Drivers’ Health

November 28, 2014

Drivers’ Health – Risks

side mirror1


Like other careers, truck driving is not without its risks. Owing to the number of miles truckers drive, the obvious danger is being involved in a major crash. In North America, it is estimated that 20% of truck crashes are the direct result of over worked, fatigued drivers.

The risks however, go much further than just the obvious: an irregular schedule, sitting for long periods of time, bending and lifting heavy objects, stress, fatigue and the inability to eat properly maintained meals can lead to serious health issues for drivers.


Truck drivers are at more risk than the average Canadian for a number of health problems. Poor diet consisting mainly of processed food contributes to obesity. Consequently, being overweight brings with it a whole host of other preventable diseases. Approximately one in four truck drivers suffer from sleep apnea (a disorder that interferes with breathing during sleep, leaving a person groggy and exhausted owing to the fact that they haven’t slept well).

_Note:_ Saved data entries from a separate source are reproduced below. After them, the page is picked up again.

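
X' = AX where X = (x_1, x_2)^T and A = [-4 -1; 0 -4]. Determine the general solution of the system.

x_1(t) = c_1e^(-4t) + c_2te^(-4t) - 3c_2e^(-4t), x_2(t) = -c_2e^(-4t)

Coefficient matrix A = [[-4, -1], [0, -4]].
Characteristic polynomial det(A - λI) = λ^2 + 8λ + 16 = 0.
Single eigenvalue λ = -4 with algebraic multiplicity 2.
Eigenvector v = (1,0); generalized eigenvector w with (A-λI)w=v is (-3,-1).
General solution: e^(-4t)[c_1·v + c_2·(t·v + w)].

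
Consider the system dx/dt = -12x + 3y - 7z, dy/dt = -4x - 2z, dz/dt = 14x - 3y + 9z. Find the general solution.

Coefficient matrix A = [[-12, 3, -7], [-4, 0, -2], [14, -3, 9]].
det(A - λI) = 0 gives eigenvalues λ = 2, -2, -3.
For λ=2: eigenvector (-1,0,2).
For λ=-2: eigenvector (1,1,-1).
For λ=-3: eigenvector (3,2,-3).
General solution: K_1e^(2t)(-1,0,2) + K_2e^(-2t)(1,1,-1) + K_3e^(-3t)(3,2,-3).

x(t) = -K_1e^(2t) + K_2e^(-2t) + 3K_3e^(-3t), y(t) = K_2e^(-2t) + 2K_3e^(-3t), z(t) = 2K_1e^(2t) - K_2e^(-2t) - 3K_3e^(-3t)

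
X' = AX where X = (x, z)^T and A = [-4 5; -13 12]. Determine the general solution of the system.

x(t) = -c_1e^(4t)sin(t) + 2c_1e^(4t)cos(t) + 2c_2e^(4t)sin(t) + c_2e^(4t)cos(t), z(t) = -2c_1e^(4t)sin(t) + 3c_1e^(4t)cos(t) + 3c_2e^(4t)sin(t) + 2c_2e^(4t)cos(t)

Coefficient matrix A = [[-4, 5], [-13, 12]].
Characteristic polynomial det(A - λI) = λ^2 - 8λ + 17 = 0.
Eigenvalues λ = 4 ± i (complex conjugate pair).
For λ=4+i: an eigenvector is (2,3) - i(-1,-2) = (2 + i, 3 + 2i).
A real fundamental pair from Re and Im of e^((4+i)t)v: X_1 = e^(4t)(cos(t)·(2,3) + sin(t)·(-1,-2)), X_2 = e^(4t)(sin(t)·(2,3) - cos(t)·(-1,-2)).
General solution: c_1X_1 + c_2X_2.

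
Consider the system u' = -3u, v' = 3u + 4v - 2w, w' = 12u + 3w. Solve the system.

u(t) = K_1e^(-3t), v(t) = -K_1e^(-3t) + K_2e^(4t) + 2K_3e^(3t), w(t) = -2K_1e^(-3t) + K_3e^(3t)

Coefficient matrix A = [[-3, 0, 0], [3, 4, -2], [12, 0, 3]].
det(A - λI) = 0 gives eigenvalues λ = -3, 4, 3.
For λ=-3: eigenvector (1,-1,-2).
For λ=4: eigenvector (0,1,0).
For λ=3: eigenvector (0,2,1).
General solution: K_1e^(-3t)(1,-1,-2) + K_2e^(4t)(0,1,0) + K_3e^(3t)(0,2,1).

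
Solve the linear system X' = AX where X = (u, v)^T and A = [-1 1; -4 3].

u(t) = -K_1e^(t) - K_2te^(t) + 2K_2e^(t), v(t) = -2K_1e^(t) - 2K_2te^(t) + 3K_2e^(t)

Coefficient matrix A = [[-1, 1], [-4, 3]].
Characteristic polynomial det(A - λI) = λ^2 - 2λ + 1 = 0.
Single eigenvalue λ = 1 with algebraic multiplicity 2.
Eigenvector v = (-1,-2); generalized eigenvector w with (A-λI)w=v is (2,3).
General solution: e^(t)[K_1·v + K_2·(t·v + w)].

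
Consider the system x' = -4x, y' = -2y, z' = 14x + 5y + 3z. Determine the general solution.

Coefficient matrix A = [[-4, 0, 0], [0, -2, 0], [14, 5, 3]].
det(A - λI) = 0 gives eigenvalues λ = 3, -2, -4.
For λ=3: eigenvector (0,0,1).
For λ=-2: eigenvector (0,1,-1).
For λ=-4: eigenvector (1,0,-2).
General solution: C_1e^(3t)(0,0,1) + C_2e^(-2t)(0,1,-1) + C_3e^(-4t)(1,0,-2).

x(t) = C_3e^(-4t), y(t) = C_2e^(-2t), z(t) = C_1e^(3t) - C_2e^(-2t) - 2C_3e^(-4t)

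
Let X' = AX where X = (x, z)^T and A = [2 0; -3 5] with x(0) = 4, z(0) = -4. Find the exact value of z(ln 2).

A = [[2,0],[-3,5]]; eigenvalues λ = 2, 5.
Eigenvectors: (-1,-1) for λ=2, (0,1) for λ=5.
From the initial condition, c_1 = -4, c_2 = -8.
z(ln 2) = (-4)(2^2)(-1) + (-8)(2^5)(1) = -240.

-240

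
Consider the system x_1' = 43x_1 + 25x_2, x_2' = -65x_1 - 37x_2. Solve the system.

Coefficient matrix A = [[43, 25], [-65, -37]].
Characteristic polynomial det(A - λI) = λ^2 - 6λ + 34 = 0.
Eigenvalues λ = 3 ± 5i (complex conjugate pair).
For λ=3+5i: an eigenvector is (-2,3) - i(-1,2) = (-2 + i, 3 - 2i).
A real fundamental pair from Re and Im of e^((3+5i)t)v: X_1 = e^(3t)(cos(5t)·(-2,3) + sin(5t)·(-1,2)), X_2 = e^(3t)(sin(5t)·(-2,3) - cos(5t)·(-1,2)).
General solution: C_1X_1 + C_2X_2.

x_1(t) = -C_1e^(3t)sin(5t) - 2C_1e^(3t)cos(5t) - 2C_2e^(3t)sin(5t) + C_2e^(3t)cos(5t), x_2(t) = 2C_1e^(3t)sin(5t) + 3C_1e^(3t)cos(5t) + 3C_2e^(3t)sin(5t) - 2C_2e^(3t)cos(5t)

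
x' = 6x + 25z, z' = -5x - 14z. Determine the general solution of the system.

Coefficient matrix A = [[6, 25], [-5, -14]].
Characteristic polynomial det(A - λI) = λ^2 + 8λ + 41 = 0.
Eigenvalues λ = -4 ± 5i (complex conjugate pair).
For λ=-4+5i: an eigenvector is (2,-1) - i(-1,0) = (2 + i, -1).
A real fundamental pair from Re and Im of e^((-4+5i)t)v: X_1 = e^(-4t)(cos(5t)·(2,-1) + sin(5t)·(-1,0)), X_2 = e^(-4t)(sin(5t)·(2,-1) - cos(5t)·(-1,0)).
General solution: K_1X_1 + K_2X_2.

x(t) = -K_1e^(-4t)sin(5t) + 2K_1e^(-4t)cos(5t) + 2K_2e^(-4t)sin(5t) + K_2e^(-4t)cos(5t), z(t) = -K_1e^(-4t)cos(5t) - K_2e^(-4t)sin(5t)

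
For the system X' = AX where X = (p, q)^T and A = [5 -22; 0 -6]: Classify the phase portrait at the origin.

A = [[5,-22],[0,-6]]; det(A-λI) = λ^2 + λ - 30.
λ = 5, -6: opposite signs.

saddle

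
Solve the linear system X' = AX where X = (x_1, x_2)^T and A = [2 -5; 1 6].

Coefficient matrix A = [[2, -5], [1, 6]].
Characteristic polynomial det(A - λI) = λ^2 - 8λ + 17 = 0.
Eigenvalues λ = 4 ± i (complex conjugate pair).
For λ=4+i: an eigenvector is (-1,0) - i(2,-1) = (-1 - 2i, 0 + i).
A real fundamental pair from Re and Im of e^((4+i)t)v: X_1 = e^(4t)(cos(t)·(-1,0) + sin(t)·(2,-1)), X_2 = e^(4t)(sin(t)·(-1,0) - cos(t)·(2,-1)).
General solution: K_1X_1 + K_2X_2.

x_1(t) = 2K_1e^(4t)sin(t) - K_1e^(4t)cos(t) - K_2e^(4t)sin(t) - 2K_2e^(4t)cos(t), x_2(t) = -K_1e^(4t)sin(t) + K_2e^(4t)cos(t)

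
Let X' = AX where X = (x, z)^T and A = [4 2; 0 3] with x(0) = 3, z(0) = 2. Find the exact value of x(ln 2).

A = [[4,2],[0,3]]; eigenvalues λ = 3, 4.
Eigenvectors: (-2,1) for λ=3, (-1,0) for λ=4.
From the initial condition, c_1 = 2, c_2 = -7.
x(ln 2) = (2)(2^3)(-2) + (-7)(2^4)(-1) = 80.

80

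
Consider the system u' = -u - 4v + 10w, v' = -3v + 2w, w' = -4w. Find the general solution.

Coefficient matrix A = [[-1, -4, 10], [0, -3, 2], [0, 0, -4]].
det(A - λI) = 0 gives eigenvalues λ = -4, -3, -1.
For λ=-4: eigenvector (-6,-2,1).
For λ=-3: eigenvector (2,1,0).
For λ=-1: eigenvector (1,0,0).
General solution: C_1e^(-4t)(-6,-2,1) + C_2e^(-3t)(2,1,0) + C_3e^(-t)(1,0,0).

u(t) = -6C_1e^(-4t) + 2C_2e^(-3t) + C_3e^(-t), v(t) = -2C_1e^(-4t) + C_2e^(-3t), w(t) = C_1e^(-4t)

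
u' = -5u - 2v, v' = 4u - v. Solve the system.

Coefficient matrix A = [[-5, -2], [4, -1]].
Characteristic polynomial det(A - λI) = λ^2 + 6λ + 13 = 0.
Eigenvalues λ = -3 ± 2i (complex conjugate pair).
For λ=-3+2i: an eigenvector is (0,-1) - i(1,-1) = (0 - i, -1 + i).
A real fundamental pair from Re and Im of e^((-3+2i)t)v: X_1 = e^(-3t)(cos(2t)·(0,-1) + sin(2t)·(1,-1)), X_2 = e^(-3t)(sin(2t)·(0,-1) - cos(2t)·(1,-1)).
General solution: C_1X_1 + C_2X_2.

u(t) = C_1e^(-3t)sin(2t) - C_2e^(-3t)cos(2t), v(t) = -C_1e^(-3t)sin(2t) - C_1e^(-3t)cos(2t) - C_2e^(-3t)sin(2t) + C_2e^(-3t)cos(2t)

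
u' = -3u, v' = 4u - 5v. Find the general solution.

Coefficient matrix A = [[-3, 0], [4, -5]].
Characteristic polynomial det(A - λI) = λ^2 + 8λ + 15 = 0.
Eigenvalues λ = -5, -3.
For λ=-5: (A-λI) row 1 is [2, 0], so an eigenvector is (0, 1).
For λ=-3: (A-λI) row 2 is [4, -2], so an eigenvector is (1, 2).
General solution: c_1e^(-5t)(0,1) + c_2e^(-3t)(1,2).

u(t) = c_2e^(-3t), v(t) = c_1e^(-5t) + 2c_2e^(-3t)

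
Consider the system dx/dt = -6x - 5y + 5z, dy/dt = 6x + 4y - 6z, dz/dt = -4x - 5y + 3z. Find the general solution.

x(t) = -C_1e^(4t) + C_2e^(-t), y(t) = C_1e^(4t) + C_3e^(-2t), z(t) = -C_1e^(4t) + C_2e^(-t) + C_3e^(-2t)

Coefficient matrix A = [[-6, -5, 5], [6, 4, -6], [-4, -5, 3]].
det(A - λI) = 0 gives eigenvalues λ = 4, -1, -2.
For λ=4: eigenvector (-1,1,-1).
For λ=-1: eigenvector (1,0,1).
For λ=-2: eigenvector (0,1,1).
General solution: C_1e^(4t)(-1,1,-1) + C_2e^(-t)(1,0,1) + C_3e^(-2t)(0,1,1).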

Half of drivers continue to smoke, eat a lot of fast food, sit for extended periods and don’t exercise. As a result, many truck drivers suffer from high blood pressure and chronic conditions like heart disease and diabetes.

A significant number of drivers unload the freight of their trucks transport, thus putting them at a higher risk for back injuries.

In British Columbia drivers are tested every five years to maintain their licenses, and at lesser intervals as they mature. Waivers can be granted, but generally commercial drivers can’t be licensed if they have severe blood pressure or severe heart conditions.


Lifestyle Change



Simple steps can insure a path to better health:

  • Learn the signs of a heart attack and stroke. Consult your physician if you feel you are at risk.
  • Learn exercises that you can do while out on the road.
  • Through exercise, diet, and proper rest, a person can control her blood pressure & cholesterol.
  • Make healthy fast food choices. Purchase a cooler to store fruits, vegetables and other healthy snacks while working on the road.
  • If you smoke, consult your physician and other support groups to help you to quit.

The road to health can be challenging, as is any life change. Life on the road is hectic….but with the right mind set, assistance and support from your family, you too can experience better health.